En el siglo XIX, un músico tenía dos opciones: si corría con suficiente suerte, sus obras llegaban al gran público y sonaban en teatros, en iglesias y en capillas. Pero si resultaba no ser tan afortunado, le quedaban, entonces, las tertulias de melómanos, las celebraciones burguesas y las reuniones de cámara de los príncipes y los nobles. Esto, por supuesto, dando por hecho el talento en ambos casos.
Gioacchino Rossini estaba en el primer grupo. Desde pequeño fue un genio celebrado y aplaudido, un niño prodigio que llenaba teatros y provocaba ovaciones cada vez que ponía su música sobre el escenario. Escribió 37 óperas antes de cumplir 40 años, entre las que se encuentran El Barbero de Sevilla, Guillermo Tell y Semiramis, algunas de las más interpretadas de la historia. Compuso, también, un número considerable de piezas vocales y uno no menor de música de cámara.
Los inicios de Schubert
Sin duda fue una estrella. Una figura reconocida en su época y un compositor apetecido por el público. Franz Schubert, por el contrario, estuvo lejos de los grandes escenarios durante la mayor parte de su vida. Sus piezas para piano, sus cuartetos y un buen número de sus sinfonías fueron ejecutadas por primera vez en auditorios reducidos e, incluso, en tertulias organizadas por él mismo a las que sus amigos llamaron ‘Schubertiadas’.
Nació en Lichtenthal, Viena, en 1797. Su papá fue un maestro de escuela que siempre motivó la sensibilidad artística de su hijo, pero nunca tuvo recursos suficientes para impulsarla, sobre todo si se tiene en cuenta que el poco dinero que recibía debía alcanzar para su esposa y sus diez hijos. Schubert comenzó sus estudios musicales como uno de los niños coristas de la Konvikschule, la misma en la que estudió Hayden. Sin embargo, tan pronto cambió de voz y perdió su timbre de soprano, tuvo que volver con su padre.
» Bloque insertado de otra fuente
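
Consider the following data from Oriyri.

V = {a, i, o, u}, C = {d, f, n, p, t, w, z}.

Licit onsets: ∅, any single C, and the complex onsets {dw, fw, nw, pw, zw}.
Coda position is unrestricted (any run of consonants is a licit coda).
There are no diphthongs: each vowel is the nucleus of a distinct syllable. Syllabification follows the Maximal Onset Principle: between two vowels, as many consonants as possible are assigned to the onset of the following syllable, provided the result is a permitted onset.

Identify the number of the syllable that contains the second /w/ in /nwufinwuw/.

3

Nuclei (vowels): u, i, u → 3 syllables.
Between /u/ (V1) and /i/ (V2): just /f/ — single C goes to the following onset.
Between /i/ (V2) and /u/ (V3): cluster /nw/ — /nw/ is itself a permitted onset, so the whole cluster goes right; preceding coda = ∅.
Putting it together: nwu.fi.nwuw.
The second /w/ is in the onset of syllable 3 (/nwuw/).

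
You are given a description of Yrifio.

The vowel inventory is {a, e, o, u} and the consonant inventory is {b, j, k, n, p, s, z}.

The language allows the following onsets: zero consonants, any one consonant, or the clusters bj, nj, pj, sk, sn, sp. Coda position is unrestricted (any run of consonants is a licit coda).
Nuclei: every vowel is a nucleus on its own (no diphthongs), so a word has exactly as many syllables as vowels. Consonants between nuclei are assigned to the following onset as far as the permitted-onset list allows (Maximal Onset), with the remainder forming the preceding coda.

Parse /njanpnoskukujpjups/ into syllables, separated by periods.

Vowels present: a, o, u, u, u; each is a nucleus, giving 5 syllables.
/a…o/ gap (V1→V2): /npn/ — longest licit onset from the right is /n/, leaving /np/ as coda.
/o…u/ gap (V2→V3): /sk/ — entire cluster is a permitted onset → onset /sk/, coda ∅.
/u…u/ gap (V3→V4): /k/ → onset of the next syllable (single consonants are always licit onsets).
/u…u/ gap (V4→V5): /jpj/; trying suffixes from longest down, /pj/ is the first permitted one, so coda /j/ | onset /pj/.

njanp.no.sku.kuj.pjups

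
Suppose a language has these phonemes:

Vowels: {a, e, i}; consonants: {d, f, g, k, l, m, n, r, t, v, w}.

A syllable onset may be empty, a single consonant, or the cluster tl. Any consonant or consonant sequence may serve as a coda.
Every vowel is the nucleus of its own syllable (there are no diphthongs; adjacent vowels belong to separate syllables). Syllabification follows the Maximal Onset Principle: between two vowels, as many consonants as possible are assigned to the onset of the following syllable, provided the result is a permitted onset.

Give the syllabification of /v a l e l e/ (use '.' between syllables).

Nuclei (vowels): a, e, e → 3 syllables.
Between /a/ (V1) and /e/ (V2): just /l/ — single C goes to the following onset.
Between /e/ (V2) and /e/ (V3): /l/ → onset of the next syllable (single consonants are always licit onsets).

va.le.le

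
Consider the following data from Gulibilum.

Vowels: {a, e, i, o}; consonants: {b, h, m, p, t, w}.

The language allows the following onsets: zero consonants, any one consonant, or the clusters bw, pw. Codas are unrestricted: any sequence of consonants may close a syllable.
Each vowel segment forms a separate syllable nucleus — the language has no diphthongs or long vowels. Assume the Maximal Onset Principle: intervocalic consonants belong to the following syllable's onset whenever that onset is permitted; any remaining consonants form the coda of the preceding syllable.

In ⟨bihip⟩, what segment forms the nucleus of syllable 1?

i

The vowels are i, i — 2 nuclei, so 2 syllables.
The first nucleus (vowel 1 from the left) is /i/.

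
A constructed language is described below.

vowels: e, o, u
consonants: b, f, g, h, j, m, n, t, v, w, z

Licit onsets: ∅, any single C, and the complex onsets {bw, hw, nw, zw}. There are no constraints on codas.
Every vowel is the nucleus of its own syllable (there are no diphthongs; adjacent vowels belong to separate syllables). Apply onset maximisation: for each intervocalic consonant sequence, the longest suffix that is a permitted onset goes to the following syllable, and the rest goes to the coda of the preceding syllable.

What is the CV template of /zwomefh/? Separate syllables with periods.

CCV.CVCC

The vowels are o, e — 2 nuclei, so 2 syllables.
Between /o/ (V1) and /e/ (V2): just /m/ — single C goes to the following onset.
Putting it together: zwo.mefh.
Mapping each syllable to C/V: /zwo/ → CCV, /mefh/ → CVCC.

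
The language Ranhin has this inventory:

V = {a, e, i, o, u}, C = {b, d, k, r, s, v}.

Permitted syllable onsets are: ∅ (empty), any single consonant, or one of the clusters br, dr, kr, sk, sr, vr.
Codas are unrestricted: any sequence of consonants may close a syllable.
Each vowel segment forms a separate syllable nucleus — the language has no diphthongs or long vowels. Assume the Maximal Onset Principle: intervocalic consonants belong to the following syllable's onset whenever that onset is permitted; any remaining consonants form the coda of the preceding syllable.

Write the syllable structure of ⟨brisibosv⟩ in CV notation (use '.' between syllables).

CCV.CV.CVCC

Nuclei (vowels): i, i, o → 3 syllables.
V1 /i/ – V2 /i/: just /s/ — single C goes to the following onset.
V2 /i/ – V3 /o/: /b/ is a single consonant, so it becomes the next onset.
Syllabification: bri.si.bosv.
Mapping each syllable to C/V: /bri/ → CCV, /si/ → CV, /bosv/ → CVCC.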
Fue ahí cuando empezó a componer. Al principio fragmentos de obras, luego partes más grandes que dejaba inacabadas. Finalmente, seguro de su vocación, abandonó la escuela y bajo la protección de algunos amigos suyos, como el poeta Franz Von Schober, se dedicó por completo a la música, sin mucho reconocimiento y sin muchas retribuciones. Compuso ocho óperas, cuatro misas, los primeros lieders, algunas de sus piezas para piano y sus primeras sinfonías.
¿Y Rossini?
Al mismo tiempo, Rossini arrancaba gritos eufóricos al final de sus conciertos, escribía óperas en tres semanas y pasaba meses en palacios de nobles comiendo y bebiendo a cambio de componer para ellos. Schubert, asistió a varios de esos conciertos y se convirtió en uno de esos fanáticos convulsos que hacía estallar las salas en aplausos. Lo tomó como referencia y por varios años, fue una de sus mayores influencias.
Cuentan los biógrafos que, hasta su muerte en 1828, Franz Schubert tuvo contados los meses de prosperidad económica: los que trabajó en Hungría como profesor de música de las hijas del Conde Esterhazy y los que vinieron luego de que estrenara la Obertura al estilo italiano, hecha bajo la influencia rossiniana, su buen humor, su sentimentalismo y sus pasajes enérgicos.
Una unión improbable
Este año, el Cartagena Festival de Música logró algo impensable hace dos siglos: Schubert y Rossini juntos en el mismo escenario, igual de aclamados e igual de celebrados por el púbico. Las oberturas de Tancredi y Otello de Gioaccino Rossini sonaron junto a la Obertura en Re mayor y la Obertura al estilo italiano de Schubert. La Camerata Royal Concertgebouw Orchestra bajo la dirección de Christoph Koncz sirvió de cómplice y el público, igual que los los rossinianos del siglo XIX, igual que Schubert cuando vio a su maestro, estallaron en aplausos.
Presentación de La Camerata Royal Concertgebouw Orchestra bajo la dirección de Christoph Koncz.